I have loved poetry all my life and I’ve loved teachers, both my own and those I taught with for 32 years in public schools. This year, for six Tuesday nights in Morristown, Clearing the Spring, Tending the Fountain enabled me to be in the company of both.

Ask teachers about the opportunities to actually dialogue in a meaningful manner with other teachers in their building and you will probably get a blank stare. The typical frantic school day provides little time for educators to actually speak and listen to each other. During my career I had some colleagues who shared my love of poetry but our communication was usually limited to putting poems we admired in each other’s mailboxes then exchanging a few comments as we passed each other in the hall on our way to class. Any discussion of literature important to us that exceeded three or four minutes at one time was indeed a rare gift.

Because of this, in the Spring and Fountain meetings this year I felt a collective joy in the teachers that they could actually have two hours and fifteen minutes of bell-less talking about poetry. They could, for an evening, leave their concerns about standardized test scores, getting papers graded, classes planned, and materials copied to simply experience poetry for the love of it.

Each participant contributed four poems to our group packet and we shared time each week responding to these selections and, although occasionally a member might say, “I’d like to use this one in my class,” during most of the sessions we interacted, not as teachers, but simply as lovers of literature. I had the pleasure of seeing how art can turn strangers into friends as our gatherings blossomed into time of mutual respect and warm regard.
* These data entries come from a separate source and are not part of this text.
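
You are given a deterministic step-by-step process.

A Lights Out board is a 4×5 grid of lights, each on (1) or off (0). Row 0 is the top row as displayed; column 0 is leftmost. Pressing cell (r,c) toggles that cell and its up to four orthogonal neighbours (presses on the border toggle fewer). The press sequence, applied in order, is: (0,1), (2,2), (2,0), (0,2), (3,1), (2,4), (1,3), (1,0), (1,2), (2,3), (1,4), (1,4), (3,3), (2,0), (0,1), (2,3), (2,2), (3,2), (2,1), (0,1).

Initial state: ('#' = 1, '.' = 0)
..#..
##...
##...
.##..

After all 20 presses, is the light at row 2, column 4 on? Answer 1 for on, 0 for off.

1

[0] ..#..
##...
##...
.##..
[1] ##...
#....
##...
.##..
[2] ##...
#.#..
#.##.
.#...
[3] ##...
..#..
.###.
##...
[4] #.##.
.....
.###.
##...
[5] #.##.
.....
..##.
..#..
[6] #.##.
....#
..#.#
..#.#
[7] #.#..
..##.
..###
..#.#
[8] ..#..
####.
#.###
..#.#
[9] .....
#....
#..##
..#.#
[10] .....
#..#.
#.#..
..###
[11] ....#
#...#
#.#.#
..###
[12] .....
#..#.
#.#..
..###
[13] .....
#..#.
#.##.
.....
[14] .....
...#.
.###.
#....
[15] ###..
.#.#.
.###.
#....
[16] ###..
.#...
.#..#
#..#.
[17] ###..
.##..
..###
#.##.
[18] ###..
.##..
...##
##...
[19] ###..
..#..
#####
#....
[20] .....
.##..
#####
#....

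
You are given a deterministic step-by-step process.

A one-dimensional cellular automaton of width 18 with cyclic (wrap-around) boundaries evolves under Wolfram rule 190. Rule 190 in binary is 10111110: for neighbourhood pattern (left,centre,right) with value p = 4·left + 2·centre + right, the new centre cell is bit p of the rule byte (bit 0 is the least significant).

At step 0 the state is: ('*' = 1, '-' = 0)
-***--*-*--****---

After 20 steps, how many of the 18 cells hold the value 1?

16

[0] -***--*-*--****---
[1] ***-**********-*--
[2] **-**********-****
[3] *-**********-*****
[4] -**********-******
[5] **********-******-
[6] *********-******-*
[7] ********-******-**
[8] *******-******-***
[9] ******-******-****
[10] *****-******-*****
[11] ****-******-******
[12] ***-******-*******
[13] **-******-********
[14] *-******-*********
[15] -******-**********
[16] ******-**********-
[17] *****-**********-*
[18] ****-**********-**
[19] ***-**********-***
[20] **-**********-****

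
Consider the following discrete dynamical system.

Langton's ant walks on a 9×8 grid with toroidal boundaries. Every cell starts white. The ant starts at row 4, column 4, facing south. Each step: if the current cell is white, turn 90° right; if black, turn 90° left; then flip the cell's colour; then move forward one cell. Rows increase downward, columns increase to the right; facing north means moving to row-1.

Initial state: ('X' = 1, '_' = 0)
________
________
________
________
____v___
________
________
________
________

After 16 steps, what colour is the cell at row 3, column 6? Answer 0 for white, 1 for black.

1

step 0: ________
________
________
________
____v___
________
________
________
________
step 1: ________
________
________
________
___<X___
________
________
________
________
step 2: ________
________
________
___^____
___XX___
________
________
________
________
step 3: ________
________
________
___X>___
___XX___
________
________
________
________
step 4: ________
________
________
___XX___
___Xv___
________
________
________
________
step 5: ________
________
________
___XX___
___X_>__
________
________
________
________
step 6: ________
________
________
___XX___
___X_X__
_____v__
________
________
________
step 7: ________
________
________
___XX___
___X_X__
____<X__
________
________
________
step 8: ________
________
________
___XX___
___X^X__
____XX__
________
________
________
step 9: ________
________
________
___XX___
___XX>__
____XX__
________
________
________
step 10: ________
________
________
___XX^__
___XX___
____XX__
________
________
________
step 11: ________
________
________
___XXX>_
___XX___
____XX__
________
________
________
step 12: ________
________
________
___XXXX_
___XX_v_
____XX__
________
________
________
step 13: ________
________
________
___XXXX_
___XX<X_
____XX__
________
________
________
step 14: ________
________
________
___XX^X_
___XXXX_
____XX__
________
________
________
step 15: ________
________
________
___X<_X_
___XXXX_
____XX__
________
________
________
step 16: ________
________
________
___X__X_
___XvXX_
____XX__
________
________
________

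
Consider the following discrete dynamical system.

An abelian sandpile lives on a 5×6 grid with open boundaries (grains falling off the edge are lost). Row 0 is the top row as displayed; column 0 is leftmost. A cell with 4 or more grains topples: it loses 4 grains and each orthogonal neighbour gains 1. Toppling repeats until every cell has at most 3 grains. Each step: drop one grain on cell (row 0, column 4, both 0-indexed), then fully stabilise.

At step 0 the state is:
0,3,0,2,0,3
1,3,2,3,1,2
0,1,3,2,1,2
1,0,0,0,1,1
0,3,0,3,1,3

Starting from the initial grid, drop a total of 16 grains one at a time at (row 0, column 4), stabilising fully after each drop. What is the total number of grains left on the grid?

46

[0] 0,3,0,2,0,3
1,3,2,3,1,2
0,1,3,2,1,2
1,0,0,0,1,1
0,3,0,3,1,3
[1] 0,3,0,2,1,3
1,3,2,3,1,2
0,1,3,2,1,2
1,0,0,0,1,1
0,3,0,3,1,3
[2] 0,3,0,2,2,3
1,3,2,3,1,2
0,1,3,2,1,2
1,0,0,0,1,1
0,3,0,3,1,3
[3] 0,3,0,2,3,3
1,3,2,3,1,2
0,1,3,2,1,2
1,0,0,0,1,1
0,3,0,3,1,3
[4] 0,3,0,3,1,0
1,3,2,3,2,3
0,1,3,2,1,2
1,0,0,0,1,1
0,3,0,3,1,3
[5] 0,3,0,3,2,0
1,3,2,3,2,3
0,1,3,2,1,2
1,0,0,0,1,1
0,3,0,3,1,3
[6] 0,3,0,3,3,0
1,3,2,3,2,3
0,1,3,2,1,2
1,0,0,0,1,1
0,3,0,3,1,3
[7] 0,3,1,1,2,2
1,3,3,1,1,0
0,1,3,3,2,3
1,0,0,0,1,1
0,3,0,3,1,3
[8] 0,3,1,1,3,2
1,3,3,1,1,0
0,1,3,3,2,3
1,0,0,0,1,1
0,3,0,3,1,3
[9] 0,3,1,2,0,3
1,3,3,1,2,0
0,1,3,3,2,3
1,0,0,0,1,1
0,3,0,3,1,3
[10] 0,3,1,2,1,3
1,3,3,1,2,0
0,1,3,3,2,3
1,0,0,0,1,1
0,3,0,3,1,3
[11] 0,3,1,2,2,3
1,3,3,1,2,0
0,1,3,3,2,3
1,0,0,0,1,1
0,3,0,3,1,3
[12] 0,3,1,2,3,3
1,3,3,1,2,0
0,1,3,3,2,3
1,0,0,0,1,1
0,3,0,3,1,3
[13] 0,3,1,3,1,0
1,3,3,1,3,1
0,1,3,3,2,3
1,0,0,0,1,1
0,3,0,3,1,3
[14] 0,3,1,3,2,0
1,3,3,1,3,1
0,1,3,3,2,3
1,0,0,0,1,1
0,3,0,3,1,3
[15] 0,3,1,3,3,0
1,3,3,1,3,1
0,1,3,3,2,3
1,0,0,0,1,1
0,3,0,3,1,3
[16] 0,3,2,0,2,1
1,3,3,3,0,2
0,1,3,3,3,3
1,0,0,0,1,1
0,3,0,3,1,3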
I even found myself loving the drive from my home in the Poconos to Morristown anticipating the meetings with people and poems that I cherished.

When I consider this past year’s experience I think of a line from Joseph Millar’s wonderful poem, “Telephone Repairman,’

We live so much of our lives
without telling anyone.

Over the course of six Spring and Fountain sessions we had the opportunity to change that and it was the “telling” by my brother and sister teachers that I loved most of all.